# Triangle and reflections

Let $$ABC$$ be a triangle where all angles measure less than $$90$$ degrees. $$M$$ and $$N$$ are 2 points on $$BC$$, in this order. $$P$$ and $$Q$$ are the reflections of $$M$$ and $$N$$ on $$AB$$, while $$S$$ and $$R$$ are the reflections of $$M$$ and $$N$$ on $$AC$$.

I have to prove the following things:

a)$$[PQ]\equiv[SR]$$

b)$$RC$$ and $$BP$$ intersect in a point $$T$$ and $$A$$ and $$T$$ are on different sides of $$BC$$

c)$$[TA$$ is the bisector of $$\angle RTP$$

I have made a drawing in Geogebra and marked some extra points: a)The triangles $$EFP$$ and $$EFM$$ are congruent, therefore triangles $$QEP$$ and $$NEP$$ are congruent, so $$PQ\equiv MN$$. Similarly $$RS\equiv MN$$, therefore $$PQ\equiv SR$$

b)Triangles $$FBP$$ and $$FBM$$ are congruent, therefore angles $$PBF$$ and $$ABC$$ are congruent. Similarly angles $$HCR$$ and $$ACB$$ are congruent. Therefore:

$$m(\angle PBC)+m(\angle BCR)=2(m(\angle ABC)+m(\angle ACB))=2(180-m(\angle ABC)$$

The right side is greater than $$180$$ degrees(because $$ABC$$'s angles are all less than $$90$$ degrees).
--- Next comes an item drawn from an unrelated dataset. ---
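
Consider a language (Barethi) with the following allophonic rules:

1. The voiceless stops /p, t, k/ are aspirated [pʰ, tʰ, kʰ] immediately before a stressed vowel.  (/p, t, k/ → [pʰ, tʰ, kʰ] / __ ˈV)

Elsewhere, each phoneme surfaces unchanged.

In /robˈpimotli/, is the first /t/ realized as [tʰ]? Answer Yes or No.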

Therefore $$PB$$ and $$RC$$ intersect, and they do so "under" $$BC$$.

c)This is were I pretty much got stuck. I proved through some triangle congruences that $$Q$$, $$P$$, $$B$$ and $$S$$, $$R$$, $$C$$ are collinear. I also found that $$m(\angle BTC)=180-2m(\angle ABC)$$. I don't know whether these help with anything.

I suppose this could be solved by adding a coordinates system and bashing calculations, but I don't think that's how the problem is supposed to be solved.

• As per your image, $P$ and $Q$ are reflections of $M,N$ with respect to $AB$, not projections onto it, and similar with $R, S$. (With the word "projections", $P$ would coincide with $F$, $Q$ would coincide with $E$ etc. - and the problem won't make sense.) Aug 25, 2020 at 14:59
In $$\triangle BCT$$, $$BA$$ and $$CA$$ are the bisectors of the outer angles $$\angle B$$ and $$\angle C$$, so their intersection $$A$$ is the centre of the "excircle" (the circle touching all three sides of the triangle - one of them from the "outside"). Thus, the third bisector (of the angle $$\angle T$$) must also go through $$A$$.